The present study demonstrated that the crude methanol leaf extracts of E. woodfordioides inhibit the growth of S. aureus. The antimicrobial activity of methanol extracts over other solvent extracts may be associated with the polarity of methanol solvent and the presence of polar bioactive secondary metabolites in these specimens [28]. This is also supported by the antimicrobial activity of polar fractions (ethyl acetate-methanol and the ethyl acetate fractionates) than the low to medium polar (n-hexane, n-hexane/chloroform, chloroform, chloroform/ethyl acetate) fractions of EWSM and EWVA, respectively, against S. aureus. Conversely, the relatively lower inhibition zones exhibited by the methanol extracts of EWEG and EWDP may be related to the difference in the quality and quantity of bioactive compounds available in these specimens, which may partly depend on the host plant species [29]. The sensitivity of S. aureus (Gram-positive) and the resistance of E. coli and P. aeruginosa (Gram-negative) bacteria with respect to the different solvent extracts of E. woodfordioides may be explained by the variation in the cell wall morphology and composition of the two groups of bacteria [30]. In addition, the lower inhibition zone by EWSM and EWVA compared with the standard drugs may be the result of the quality and quantity of bioactive compounds in the crude extracts of E. woodfordioides. Despite the fact that no previous study report is available on the acute toxicology of E. woodfordioides extracts, the absence of physical and behavioral changes, and the death of mice after the administration of 2000 mg/kg bw may indicate the low toxicity of E. woodfordiodes as described in the Globally Harmonized System of Classification and Labeling of Chemicals [31]. Meanwhile, the mean weight of the kidney may be due to other intrinsic factors of the extract.
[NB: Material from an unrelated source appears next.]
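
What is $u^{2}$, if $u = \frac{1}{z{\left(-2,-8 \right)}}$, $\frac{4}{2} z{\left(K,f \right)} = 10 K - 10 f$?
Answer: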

Previous studies on the phytochemical composition of E. woodfordioides reported the presence of flavonoids, quinones, terpenoids, steroids [32], and condensed tannins [33]. There were no alkaloids and tannins [32]. Nonetheless, these studies did not report details of these phytochemicals. On the other hand, the presence of 4-hydroxybenzoic acid [34], erythritol [35], isorhamnetin [36], fisetin and hyperin [37], and succinic acid [38] were reported for the antimicrobial activity of these metabolites against S. aureus. In agreement with these studies, the detection of various secondary metabolites such as flavonoids and phenolic acids in the leaves of EWSM and EWVA may be responsible for the antimicrobial activity of these plant extract against S. aureus. The detection of different metabolites between the crude extracts and fractionates of EWSM and EWVA might be associated with the variation in the extraction process and polarities of chemical compounds used during the extraction of the plant [28, 39].

5 Conclusion

The crude methanol leaf extract of E. woodfordioides has antimicrobial activity against S. aureus with no prolonged signs of toxicity and mortality in mice. Accordingly, this plant is safe and non-toxic as stated in the Globally Harmonized System of Classification and Labeling of Chemicals. This is the first study to identify metabolites from the leaves of E. woodfordioides. Therefore, it is necessary to further isolate pure compounds responsible for the antimicrobial activity of the plant.